Ive got about 9lbs to lose but am absolute rubbish at dieting so just rely on the gym.

When i go I normally do 20 mins treadmill, 10mins rower, 5/10 mins bike or stepper and then the toning equipment and power plates. I try and do an abs class once a week too.

Is this enough?

Xx


----------



## SilhouettePT

Sounds like you are doing 45 mins of cardio and some toning 3xs a week which is great. Make sure you are feeling it and that you change up your routine from time to time. ie.. more resistance, intervals, different toning exercises as not to become too comfortable as your body gets used to the exercise. This will help you pass your plateau. I recommend 3-5 times a week of exercise if you have the time. Taking long walks with your baby is also a great off day way to burn some extra calories. And of course remember diet is 80% of your weight loss plan.


----------



## quornaddict

Three times is good. The government recommend 'a minimum of 150 minutes a week of moderate-intensity aerobic exercise'.

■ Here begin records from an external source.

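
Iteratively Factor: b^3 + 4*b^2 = (b)*(b^2 + 4*b) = b^2*(b + 4)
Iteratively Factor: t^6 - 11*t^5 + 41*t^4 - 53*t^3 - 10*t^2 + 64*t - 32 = (t - 4)*(t^5 - 7*t^4 + 13*t^3 - t^2 - 14*t + 8) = (t - 4)*(t - 1)*(t^4 - 6*t^3 + 7*t^2 + 6*t - 8) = (t - 4)^2*(t - 1)*(t^3 - 2*t^2 - t + 2) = (t - 4)^2*(t - 2)*(t - 1)*(t^2 - 1) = (t - 4)^2*(t - 2)*(t - 1)^2*(t + 1)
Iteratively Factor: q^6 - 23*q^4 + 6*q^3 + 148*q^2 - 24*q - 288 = (q - 3)*(q^5 + 3*q^4 - 14*q^3 - 36*q^2 + 40*q + 96) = (q - 3)*(q + 2)*(q^4 + q^3 - 16*q^2 - 4*q + 48) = (q - 3)^2*(q + 2)*(q^3 + 4*q^2 - 4*q - 16) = (q - 3)^2*(q - 2)*(q + 2)*(q^2 + 6*q + 8) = (q - 3)^2*(q - 2)*(q + 2)*(q + 4)*(q + 2)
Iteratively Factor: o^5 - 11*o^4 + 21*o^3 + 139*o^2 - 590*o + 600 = (o - 3)*(o^4 - 8*o^3 - 3*o^2 + 130*o - 200) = (o - 3)*(o + 4)*(o^3 - 12*o^2 + 45*o - 50) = (o - 5)*(o - 3)*(o + 4)*(o^2 - 7*o + 10) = (o - 5)^2*(o - 3)*(o + 4)*(o - 2)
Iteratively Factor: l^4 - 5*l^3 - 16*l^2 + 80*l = (l - 5)*(l^3 - 16*l) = (l - 5)*(l + 4)*(l^2 - 4*l) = (l - 5)*(l - 4)*(l + 4)*(l)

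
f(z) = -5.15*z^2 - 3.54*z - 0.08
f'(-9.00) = 89.16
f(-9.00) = -385.37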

I find that high intensity cardio works best for trimming fat and I do 10 min of high intensity cardio and 2 mins normal intensity 3 times a week and then a lil weights. Since doing this I have seen the gains.


----------



## Mummy2B21

I do 3 days a week and 2 days a week following the shred. I have lost 4lbs this week thurs-thurs and 7lb in two weeks. A good tip for you if you cant eat healthly is only eat half of every meal. 
I have limited myself to 1200 cals a day and i burn off 120-300cals a day.

You need to burn off OR cut out 500cals a day for a week to loose 1lb shocking huh!!


----------



## FeistyFemme

i hate to say it but diet is everything. you could go to the gym every day in the week but if your diet isn't on point then you are only going to see minimal weight losses if any. your diet is 80% of your overall health.

you could easily eat 2600 calories a day...but even if you ran the NYC marathon you would burn only 2600 calories. it's much easier to watch what you eat then run yourself to death.


----------



## Marlon125

Go to the gym 3 times a week is enough in my opinion.
In these trhee days a person can do enough exercises for the muslces gainind and fitness improvement.


----------



## Santiago66

3 days a week at the gym could be sufficient to break down your muscles and find out results. Simply because you aren't in the gym, doesn't imply you cannot still do healthly activities and feel like your doing some thing physically productive.


----------



## maggie_tml

Like FeistyFemme said, diet is very important, but exercise is also very important - not just for weight loss but for a healthy life. 

I would always suggest more 4-5 days a week and I would suggest changing your routine. The best fat loss regimes are weight lifting (I know that sounds weird but it is) and interval training. Because most women don't want huge muscles, I generally suggest interval training over lifting weights.

Interval training is when you alternate between high and low heart rates. A quick Google search will tell you everything you need know about it. I would suggest doing that 4 days a week along with a good diet.

I know it might sound like a lot but it's worth it.

PS. Mummy2B21 - 1200 is borderline starvation mode. In starvation mode, weight loss works in reverse and you actually end up perpetuating the weight-loss-gain roller coaster effect.


----------